Oliveira da Cuíca faleceu precocemente, em maio de 1938, conforme publicado em nota pelo jornal "A Noite". Segundo Mestre Marçal, em depoimento ao jornalista Sérgio Cabral, "o enterro dele saiu ali do baixo meretrício, passou por dentro, correu aquilo tudo", afirmando ainda que Oliveira foi o primeiro cuiqueiro que ele conheceu. Esta simples afirmação de uma das nossas maiores referências, como o é Mestre Marçal, nos dá a dimensão da enorme importância de Oliveira, não só para a história da cuíca, mas para toda a história do samba.


FONTES:
  • Pioneiros do samba: Bicho Novo, Carlos Cachaça e Ismael Silva - livro de Arthur de Oliveira Filho publicado em 2002 pelo Museu da Imagem e do Som.
  • Vida e morte do Deixa Falar, o bloco que deixou escola - reportagem de Francisco Duarte publicada em 13 de fevereiro de 1979 no Jornal do Brasil.
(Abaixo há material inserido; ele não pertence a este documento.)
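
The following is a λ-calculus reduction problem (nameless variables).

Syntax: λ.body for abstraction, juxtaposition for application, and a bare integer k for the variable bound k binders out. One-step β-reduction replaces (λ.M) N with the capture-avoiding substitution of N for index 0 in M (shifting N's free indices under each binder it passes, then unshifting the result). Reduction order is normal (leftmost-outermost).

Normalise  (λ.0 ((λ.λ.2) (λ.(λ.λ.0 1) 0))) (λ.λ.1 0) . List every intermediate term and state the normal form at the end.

Answer: normal form = λ.λ.λ.1 0  (in 4 steps)

Reduction:
  start: (λ.0 ((λ.λ.2) (λ.(λ.λ.0 1) 0))) (λ.λ.1 0)
  [1] (λ.λ.1 0) ((λ.λ.λ.λ.1 0) (λ.(λ.λ.0 1) 0))
  [2] λ.(λ.λ.λ.λ.1 0) (λ.(λ.λ.0 1) 0) 0
  [3] λ.(λ.λ.λ.1 0) 0
  [4] λ.λ.λ.1 0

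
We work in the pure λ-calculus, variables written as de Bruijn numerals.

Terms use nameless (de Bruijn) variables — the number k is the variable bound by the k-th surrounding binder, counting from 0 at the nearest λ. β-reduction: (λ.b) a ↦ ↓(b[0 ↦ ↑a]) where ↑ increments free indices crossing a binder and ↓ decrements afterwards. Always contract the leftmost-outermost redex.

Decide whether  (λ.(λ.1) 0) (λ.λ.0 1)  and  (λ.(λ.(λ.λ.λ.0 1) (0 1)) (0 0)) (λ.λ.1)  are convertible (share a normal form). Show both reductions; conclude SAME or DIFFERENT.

Term A:
  start: (λ.(λ.1) 0) (λ.λ.0 1)
  step 1: (λ.λ.λ.0 1) (λ.λ.0 1)
  step 2: λ.λ.0 1

Term B:
  start: (λ.(λ.(λ.λ.λ.0 1) (0 1)) (0 0)) (λ.λ.1)
  step 1: (λ.(λ.λ.λ.0 1) (0 (λ.λ.1))) ((λ.λ.1) (λ.λ.1))
  step 2: (λ.λ.λ.0 1) ((λ.λ.1) (λ.λ.1) (λ.λ.1))
  step 3: λ.λ.0 1

Answer: SAME — A ⇓ λ.λ.0 1, B ⇓ λ.λ.0 1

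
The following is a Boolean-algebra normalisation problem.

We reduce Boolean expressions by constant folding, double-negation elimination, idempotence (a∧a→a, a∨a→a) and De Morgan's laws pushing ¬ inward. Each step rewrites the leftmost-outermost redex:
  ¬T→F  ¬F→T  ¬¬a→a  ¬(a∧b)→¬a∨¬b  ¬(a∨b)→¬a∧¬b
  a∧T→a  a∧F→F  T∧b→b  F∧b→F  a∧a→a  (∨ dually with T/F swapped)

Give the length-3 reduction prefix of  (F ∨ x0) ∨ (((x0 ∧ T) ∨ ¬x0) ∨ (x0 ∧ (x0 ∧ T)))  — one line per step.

Answer: after 3 steps: x0 ∨ ((x0 ∨ ¬x0) ∨ (x0 ∧ x0))

Working:
  start: (F ∨ x0) ∨ (((x0 ∧ T) ∨ ¬x0) ∨ (x0 ∧ (x0 ∧ T)))
  step 1: x0 ∨ (((x0 ∧ T) ∨ ¬x0) ∨ (x0 ∧ (x0 ∧ T)))
  step 2: x0 ∨ ((x0 ∨ ¬x0) ∨ (x0 ∧ (x0 ∧ T)))
  step 3: x0 ∨ ((x0 ∨ ¬x0) ∨ (x0 ∧ x0))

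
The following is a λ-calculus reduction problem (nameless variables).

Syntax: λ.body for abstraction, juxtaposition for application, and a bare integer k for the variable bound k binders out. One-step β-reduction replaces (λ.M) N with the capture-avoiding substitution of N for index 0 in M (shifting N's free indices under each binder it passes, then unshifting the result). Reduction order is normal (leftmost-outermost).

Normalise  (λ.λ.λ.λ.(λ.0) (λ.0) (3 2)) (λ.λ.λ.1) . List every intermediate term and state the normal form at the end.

  start: (λ.λ.λ.λ.(λ.0) (λ.0) (3 2)) (λ.λ.λ.1)
  →1  λ.λ.λ.(λ.0) (λ.0) ((λ.λ.λ.1) 2)
  →2  λ.λ.λ.(λ.0) ((λ.λ.λ.1) 2)
  →3  λ.λ.λ.(λ.λ.λ.1) 2
  →4  λ.λ.λ.λ.λ.1

Answer: normal form = λ.λ.λ.λ.λ.1  (in 4 steps)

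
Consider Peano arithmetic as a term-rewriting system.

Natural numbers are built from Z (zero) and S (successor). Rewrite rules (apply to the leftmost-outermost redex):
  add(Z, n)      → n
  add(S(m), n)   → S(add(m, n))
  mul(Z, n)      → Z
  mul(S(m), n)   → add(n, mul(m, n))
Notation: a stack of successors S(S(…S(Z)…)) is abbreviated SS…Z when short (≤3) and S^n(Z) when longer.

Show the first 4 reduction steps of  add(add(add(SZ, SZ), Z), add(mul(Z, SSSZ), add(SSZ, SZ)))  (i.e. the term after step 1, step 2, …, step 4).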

  • Samba de sambar do Estácio: 1928 a 1931 - livro de Humberto M. Franceschi publicado em 2010 pelo Instituto Moreira Salles.
  • Do batuque à escola de samba: subsídios para a história do samba - livro de J. Muniz Júnior publicado em 1976 pela editora Símbolo. 
  • Wilson Baptista: o samba foi sua glória - livro de Rodrigo Alzuguir publicado em 2013 pela editora Casa da Palavra.
  • A morte do "rei da cuíca" - nota publicada em 23 de maio de 1938 no jornal A Noite.
  • As escolas de samba do Rio de Janeiro - livro de Sérgio Cabral publicado em 1996 pela editora Lumiar.